Bristol is one of the main centres of culture, employment and education in the region. From its earliest days, its prosperity has been linked to that of the Port of Bristol, the commercial port, which was in the city centre but has now moved to the Bristol Channel coast at Avonmouth and Portbury. In more recent years the economy has been built on the aeronautic industry, and the city centre docks have been regenerated as a centre of heritage and culture. The city is famous for its unique music and film industries, and was a finalist for the 2008 European Capital of Culture.

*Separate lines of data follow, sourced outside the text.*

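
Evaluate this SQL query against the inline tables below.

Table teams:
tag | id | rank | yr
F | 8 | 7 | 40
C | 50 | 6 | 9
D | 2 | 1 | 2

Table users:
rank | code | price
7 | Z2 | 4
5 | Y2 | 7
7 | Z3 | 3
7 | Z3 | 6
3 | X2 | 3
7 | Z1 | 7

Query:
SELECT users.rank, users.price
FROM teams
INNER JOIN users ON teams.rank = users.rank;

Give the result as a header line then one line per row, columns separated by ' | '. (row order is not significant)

After JOIN users (4 rows):
teams.tag | teams.id | teams.rank | teams.yr | users.rank | users.code | users.price
F | 8 | 7 | 40 | 7 | Z2 | 4
F | 8 | 7 | 40 | 7 | Z3 | 3
F | 8 | 7 | 40 | 7 | Z3 | 6
F | 8 | 7 | 40 | 7 | Z1 | 7
After SELECT (4 rows):
users.rank | users.price
7 | 4
7 | 3
7 | 6
7 | 7

== RESULT ==
users.rank | users.price
7 | 4
7 | 3
7 | 6
7 | 7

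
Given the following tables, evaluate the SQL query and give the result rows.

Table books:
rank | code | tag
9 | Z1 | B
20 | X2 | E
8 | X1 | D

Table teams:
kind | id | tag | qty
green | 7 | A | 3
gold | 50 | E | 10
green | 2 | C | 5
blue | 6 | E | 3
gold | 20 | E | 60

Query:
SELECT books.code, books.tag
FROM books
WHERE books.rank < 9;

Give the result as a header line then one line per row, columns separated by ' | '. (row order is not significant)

After WHERE (1 rows):
books.rank | books.code | books.tag
8 | X1 | D
After SELECT (1 rows):
books.code | books.tag
X1 | D

== RESULT ==
books.code | books.tag
X1 | D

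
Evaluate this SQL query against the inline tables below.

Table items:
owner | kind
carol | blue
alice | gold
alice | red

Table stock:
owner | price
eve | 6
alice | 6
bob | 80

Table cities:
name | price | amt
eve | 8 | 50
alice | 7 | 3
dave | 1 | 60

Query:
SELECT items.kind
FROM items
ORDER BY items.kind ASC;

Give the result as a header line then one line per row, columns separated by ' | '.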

Bristol has been a trading center since the 12th cent. First chartered as a city in 1155, it became a separate county by order of Edward III in 1373, the first provincial town to receive this honor. During the reign of Edward III the manufacture of woolen cloth was developed. The cloth was exported chiefly to Ireland, Spain, and Portugal. From Bristol the explorers John Cabot and his son Sebastian (to whom there is a monument on Brandon Hill) sailed to Newfoundland and America. In the 18th cent. Bristol was active in the colonial triangular trade: English goods went to Africa; African slaves to the West Indies; and West Indian sugar, rum, and tobacco to Bristol. The Great Western (1838), one of the first transatlantic steamships, and the Great Britain (1845) the first ocean steamship with a screw propeller, were launched from Bristol.
The port declined during the late 18th and early 19th cent. because of competition from Liverpool, the end of slave trading, and the decline of the West Indian trade. It revived in the mid-19th cent. The city was heavily damaged during World War II. The poets Thomas Chatterton and Robert Southey were born there.